This doctor got hit for an excess verdict in a medical malpractice case. He assigned the patient his bad faith claim against his insurer, alleging that it refused to settle the case within the policy limits and assigned him a lawyer with a conflict. The patient won compensatory and punitive damages. The case is Jurinko v. The Medical Protective Company, No. 03-CV-4053 (E.D. Pa. March 29, 2006).
The trial judge affirmed entry of judgment and issued the opinion including the following remarks:
“[Defendant] Medical Protective employee James Alff admitted that he knew that [the original defendant] Dr. Marcincin’s exposure was in excess of $50,000, and yet he never offered more than $50,000.9 The jury also heard testimony that the [excess] CAT/MCARE fund had informed Medical Protective that their failure to tender was in bad faith and was undermining the settlement of the case. Alff admitted that Dr. Marcincin could not negotiate with funds from his $1 million secondary line of coverage (the CAT/MCARE fund) without tender of the full policy limits. Alff also admitted to unfair gamesmanship in his negotiating tactics, and attempting to get the CAT/MCARE fund to cover Dr. Marcincin’s liability from Dr. Edelman’s line of coverage in order to save Medical Protective money. The evidence demonstrated that both Alff and Jacqueline Busterna, who was negotiating for the CAT/MCARE fund, believed the case would settle for around $1 million.
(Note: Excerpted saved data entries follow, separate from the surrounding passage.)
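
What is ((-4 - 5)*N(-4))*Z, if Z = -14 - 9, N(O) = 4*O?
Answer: -3312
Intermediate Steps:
Z = -23
((-4 - 5)*N(-4))*Z = ((-4 - 5)*(4*(-4)))*(-23) = -9*(-16)*(-23) = 144*(-23) = -3312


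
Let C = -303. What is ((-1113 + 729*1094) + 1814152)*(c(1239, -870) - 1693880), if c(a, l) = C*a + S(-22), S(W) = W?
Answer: -5402091755235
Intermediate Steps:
c(a, l) = -22 - 303*a (c(a, l) = -303*a - 22 = -22 - 303*a)
((-1113 + 729*1094) + 1814152)*(c(1239, -870) - 1693880) = ((-1113 + 729*1094) + 1814152)*((-22 - 303*1239) - 1693880) = ((-1113 + 797526) + 1814152)*((-22 - 375417) - 1693880) = (796413 + 1814152)*(-375439 - 1693880) = 2610565*(-2069319) = -5402091755235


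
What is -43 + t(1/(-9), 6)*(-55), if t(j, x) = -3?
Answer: 122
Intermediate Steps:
-43 + t(1/(-9), 6)*(-55) = -43 - 3*(-55) = -43 + 165 = 122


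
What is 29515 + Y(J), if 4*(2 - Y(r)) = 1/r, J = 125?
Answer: 14758499/500 ≈ 29517.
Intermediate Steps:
Y(r) = 2 - 1/(4*r)
29515 + Y(J) = 29515 + (2 - 1/4/125) = 29515 + (2 - 1/4*1/125) = 29515 + (2 - 1/500) = 29515 + 999/500 = 14758499/500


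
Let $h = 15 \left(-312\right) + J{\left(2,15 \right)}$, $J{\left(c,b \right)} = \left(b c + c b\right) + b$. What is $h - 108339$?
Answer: $-112944$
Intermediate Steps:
$J{\left(c,b \right)} = b + 2 b c$ ($J{\left(c,b \right)} = \left(b c + b c\right) + b = 2 b c + b = b + 2 b c$)
$h = -4605$ ($h = 15 \left(-312\right) + 15 \left(1 + 2 \cdot 2\right) = -4680 + 15 \left(1 + 4\right) = -4680 + 15 \cdot 5 = -4680 + 75 = -4605$)
$h - 108339 = -4605 - 108339 = -112944$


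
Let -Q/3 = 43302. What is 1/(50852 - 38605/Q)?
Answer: 18558/943716931 ≈ 1.9665e-5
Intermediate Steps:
Q = -129906 (Q = -3*43302 = -129906)
1/(50852 - 38605/Q) = 1/(50852 - 38605/(-129906)) = 1/(50852 - 38605*(-1/129906)) = 1/(50852 + 5515/18558) = 1/(943716931/18558) = 18558/943716931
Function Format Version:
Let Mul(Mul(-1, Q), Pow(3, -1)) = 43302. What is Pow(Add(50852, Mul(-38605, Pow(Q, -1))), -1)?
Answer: Rational(18558, 943716931) ≈ 1.9665e-5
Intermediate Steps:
Q = -129906 (Q = Mul(-3, 43302) = -129906)
Pow(Add(50852, Mul(-38605, Pow(Q, -1))), -1) = Pow(Add(50852, Mul(-38605, Pow(-129906, -1))), -1) = Pow(Add(50852, Mul(-38605, Rational(-1, 129906))), -1) = Pow(Add(50852, Rational(5515, 18558)), -1) = Pow(Rational(943716931, 18558), -1) = Rational(18558, 943716931)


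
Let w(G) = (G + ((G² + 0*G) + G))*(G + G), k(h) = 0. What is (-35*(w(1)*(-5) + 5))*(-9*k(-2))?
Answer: 0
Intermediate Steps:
w(G) = 2*G*(G² + 2*G) (w(G) = (G + ((G² + 0) + G))*(2*G) = (G + (G² + G))*(2*G) = (G + (G + G²))*(2*G) = (G² + 2*G)*(2*G) = 2*G*(G² + 2*G))
(-35*(w(1)*(-5) + 5))*(-9*k(-2)) = (-35*((2*1²*(2 + 1))*(-5) + 5))*(-9*0) = -35*((2*1*3)*(-5) + 5)*0 = -35*(6*(-5) + 5)*0 = -35*(-30 + 5)*0 = -35*(-25)*0 = 875*0 = 0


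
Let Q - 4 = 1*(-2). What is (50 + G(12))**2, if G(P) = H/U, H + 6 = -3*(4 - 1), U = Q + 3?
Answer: 2209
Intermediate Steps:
Q = 2 (Q = 4 + 1*(-2) = 4 - 2 = 2)
U = 5 (U = 2 + 3 = 5)
H = -15 (H = -6 - 3*(4 - 1) = -6 - 3*3 = -6 - 9 = -15)
G(P) = -3 (G(P) = -15/5 = -15*1/5 = -3)
(50 + G(12))**2 = (50 - 3)**2 = 47**2 = 2209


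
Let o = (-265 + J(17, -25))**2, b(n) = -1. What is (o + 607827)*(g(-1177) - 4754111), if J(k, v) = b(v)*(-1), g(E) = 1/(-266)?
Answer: -122398742884803/38 ≈ -3.2210e+12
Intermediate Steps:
g(E) = -1/266
J(k, v) = 1 (J(k, v) = -1*(-1) = 1)
o = 69696 (o = (-265 + 1)**2 = (-264)**2 = 69696)
(o + 607827)*(g(-1177) - 4754111) = (69696 + 607827)*(-1/266 - 4754111) = 677523*(-1264593527/266) = -122398742884803/38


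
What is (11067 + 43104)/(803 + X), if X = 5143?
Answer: 18057/1982 ≈ 9.1105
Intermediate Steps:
(11067 + 43104)/(803 + X) = (11067 + 43104)/(803 + 5143) = 54171/5946 = 54171*(1/5946) = 18057/1982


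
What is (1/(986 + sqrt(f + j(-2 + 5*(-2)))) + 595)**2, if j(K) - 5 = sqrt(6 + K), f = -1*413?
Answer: (595 + 1/(986 + sqrt(-408 + I*sqrt(6))))**2 ≈ 3.5403e+5 - 0.e-2*I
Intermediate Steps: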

From the evidence presented, it was also possible for the jury to conclude that the Jurinkos would have been offered approximately $1 million had Medical Protective tendered its policy, even if the CAT/MCARE fund had not offered any money from Dr. Marcincin’s $1 million line of secondary insurance. Overall, the Court finds sufficient evidence for the jury to find bad faith.
The jury also received sufficient evidence to find that Medical Protective acted in bad faith when it assigned Kilcoyne to defend both Dr. Marcincin and Dr. Edelman, thereby creating a conflict of interest that would affect and undermine Kilcoyne’s representation of Dr. Marcincin throughout the malpractice litigation. Alff testified that Medical Protective made this assignment fully aware that it was unethical and would create a conflict of interest, and that it did so to save money. There was also sufficient evidence for the jury to find that this bad faith action deprived Dr. Marcincin of his ability to vigorously assert his best defense (the liability of Dr. Edelman) and thereby caused the excess jury verdict against Dr. Marcincin alone in the underlying litigation.” [Footnotes omitted.]
On the issue of punitive damages:
“Third, the Court finds that the harm was the result of intentional conduct, and not mere accident. Alff testified that he knowingly appointed a single lawyer to represent Drs. Marcincin and Edelman, although hewas aware that this posed a conflict of interest, for the financial benefit of his employer. Alff also testified that he intentionally failed to tender Dr. Marcincin’s policy during settlement negotiations, because he wanted the CAT/MCARE fund to paymore from Dr. Edelman’s policy. He testified that he knew that such negotiating tactics were unfair, but engaged in them nevertheless, in an attempt to save his employer money. In other words, he was “intentionally stonewalling” during the negotiating process.”
A very interesting opinion, especially given the fact that our supreme court is looking at the issue of defining the tort of bad faith as we speak.